This is a very special evening here at St Brigids. We’re going to slow things right down during the Eucharist and take some time to talk it through, to learn about some of the amazing symbolism, and deep imagery related to our central liturgical practice as Christians. I’m looking forward to this!
A quick aside, when I was a kid, I was a server. Our parish priest was quite adventurous for the time, and he often spoke about symbolism and imagery in church. One of my young server friends asked the priest, about the symbolism of the two candles on the altar. He replied with a deep and serious tone, “during the early days of the church, the clergy used two candles instead of one, so that they might see the table more clearly.” There was a pause, and then we all got it.
Sometimes a candle is just a candle.
What we’ll find this evening though is that much of the liturgy of the Eucharist is a series of images and symbols that are doorways to deep and profound meaning. This section of the liturgy, known as a homily or a sermon, is based on an ancient idea of teaching.
A rabbi, for example would comment on a meaning of a particular section of the text read that day. One tradition, still done today during the 10:30 service at CCC, is that the Bible is closed by the person reading the Gospel, so that the preacher can more conveniently place their notes.
But this actually harkens back to a rabbinic tradition that holds that the rabbi doing the teaching is not reading from the scroll of the Torah, but from his or her notes about the scroll. This is to suggest that the teacher is commenting on the text, not adding to the text. A subtle but important distinction.
Today’s Gospel reading is similarly ripe with imagery that requires we go through a doorway past the literal. And I want to say, that this is my thinking, based on others teachings, about this profound passage. There are other ways of thinking about it.

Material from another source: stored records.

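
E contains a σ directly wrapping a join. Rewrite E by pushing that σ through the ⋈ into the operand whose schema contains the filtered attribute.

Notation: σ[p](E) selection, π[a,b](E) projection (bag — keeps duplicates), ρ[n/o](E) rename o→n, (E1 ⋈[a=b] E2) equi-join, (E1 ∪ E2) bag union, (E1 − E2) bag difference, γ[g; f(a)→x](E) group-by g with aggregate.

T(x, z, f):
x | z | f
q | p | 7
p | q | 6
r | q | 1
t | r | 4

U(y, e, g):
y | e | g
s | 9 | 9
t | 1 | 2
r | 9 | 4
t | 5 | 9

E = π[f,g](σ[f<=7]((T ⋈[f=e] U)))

σ filters on f, owned by the left side.
E' = π[f,g]((σ[f<=7](T) ⋈[f=e] U))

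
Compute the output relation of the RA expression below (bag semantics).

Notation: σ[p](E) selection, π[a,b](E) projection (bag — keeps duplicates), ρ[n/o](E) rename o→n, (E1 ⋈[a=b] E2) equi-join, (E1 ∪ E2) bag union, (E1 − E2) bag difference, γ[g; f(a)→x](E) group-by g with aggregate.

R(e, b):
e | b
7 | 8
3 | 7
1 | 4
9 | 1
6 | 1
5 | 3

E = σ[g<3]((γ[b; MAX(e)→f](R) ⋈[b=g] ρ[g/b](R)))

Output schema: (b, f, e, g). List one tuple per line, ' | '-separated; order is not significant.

Subexpression sizes:
  R → 6
  γ[b; MAX(e)→f](R) → 5
  R → 6
  ρ[g/b](R) → 6
  (γ[b; MAX(e)→f](R) ⋈[b=g] ρ[g/b](R)) → 6
  σ[g<3]((γ[b; MAX(e)→f](R) ⋈[b=g] ρ[g/b](R))) → 2

== RESULT ==
b | f | e | g
1 | 9 | 6 | 1
1 | 9 | 9 | 1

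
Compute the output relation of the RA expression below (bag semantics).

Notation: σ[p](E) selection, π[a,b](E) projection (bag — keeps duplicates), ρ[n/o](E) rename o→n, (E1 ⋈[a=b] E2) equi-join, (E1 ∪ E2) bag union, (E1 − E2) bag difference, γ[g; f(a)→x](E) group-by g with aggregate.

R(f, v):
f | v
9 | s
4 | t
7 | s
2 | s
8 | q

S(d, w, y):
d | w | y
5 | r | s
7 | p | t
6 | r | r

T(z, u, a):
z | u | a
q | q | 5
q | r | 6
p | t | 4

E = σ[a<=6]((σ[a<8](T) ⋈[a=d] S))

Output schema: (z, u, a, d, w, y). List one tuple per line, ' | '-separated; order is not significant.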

A big question that quite reasonably flows out of the text is ‘Is Jesus asking us to be cannibals?’ In fact it is exactly what the people in the narrative ask. And quite frankly, there are some days when I ask the same thing. Rather than saying, “no, no, that’s not what I meant,” Jesus seems to drive home the point;
“Very truly, I tell you, unless you eat the flesh of the Son of Man and drink his blood, you have no life in you. Those who eat my flesh and drink my blood have eternal life, and I will raise them up on the last day; for my flesh is true food and my blood is true drink. Those who eat my flesh and drink my blood abide in me, and I in them.”
So what is going on here?
Jesus is pushing a very big button. A button that operates a switch that we all share; the choice switch.
This switch exists in each and everyone of us, and it is reflected time and time again in the Bible. You and I have a choice; we can choose love, or we can choose hate. In making that choice, your perspective changes. If I choose a hate perspective, then the world looks pretty hateful. If I choose to hate gay people for example, then, in my worldview, even my idea of god can hate gay people.
It becomes a self-fulfilling prophecy.
If I choose love, if I choose to love and honour love, even love I might not share, then my worldview will be one filled with love and mutual regard. Even my idea of god will love everyone.
Jesus turns the tables on those of us asking about eating flesh. Remember that this is the same Gospel filled with images of God as Love. If I get caught up in a hate filled, scarcity mind frame, then Jesus is simply one more cannibal, metaphoric or otherwise. If however I am looking at the world through a lens of love, a whole different understanding appears.
Love is not just out there somewhere. It’s everywhere. We need to ingest it, to bring it inside of our very bodies. Love is nice and everything, until we incarnate it, make it so real that it is part of our very cells and souls.
It’s not that I am eating a human, I am ingesting the essence of love, the essence of forgiveness. I am ingesting the power of standing up against power. I am ingesting the courage to stand before my indigenous brothers and sisters during these 22 days and say I am sorry. I am ingesting the courage to serve the sick, the weak, and the disenfranchised.
I am ingesting the power of love through the ages, from the creation of the universe, through the various life forms, through the first humans, to the humans who told stories of love and courage, through Abraham and Sarah, Moses, The Prophets, and into Jesus, whom we call Christ. The power of love found in Diethrich Bonhoeffer, Martin Luther King, Mother Theresa, and in each and every one of us.
And so in a few moments, we will learn and share together in this special Eucharist. It is my hope and prayer that your switch is switched to Love. That you find in our Eucharist this evening a touchpoint that symbolizes love for you. And that touchpoint emboldens you, strengthens you and holds you as you make the difficult choice to love.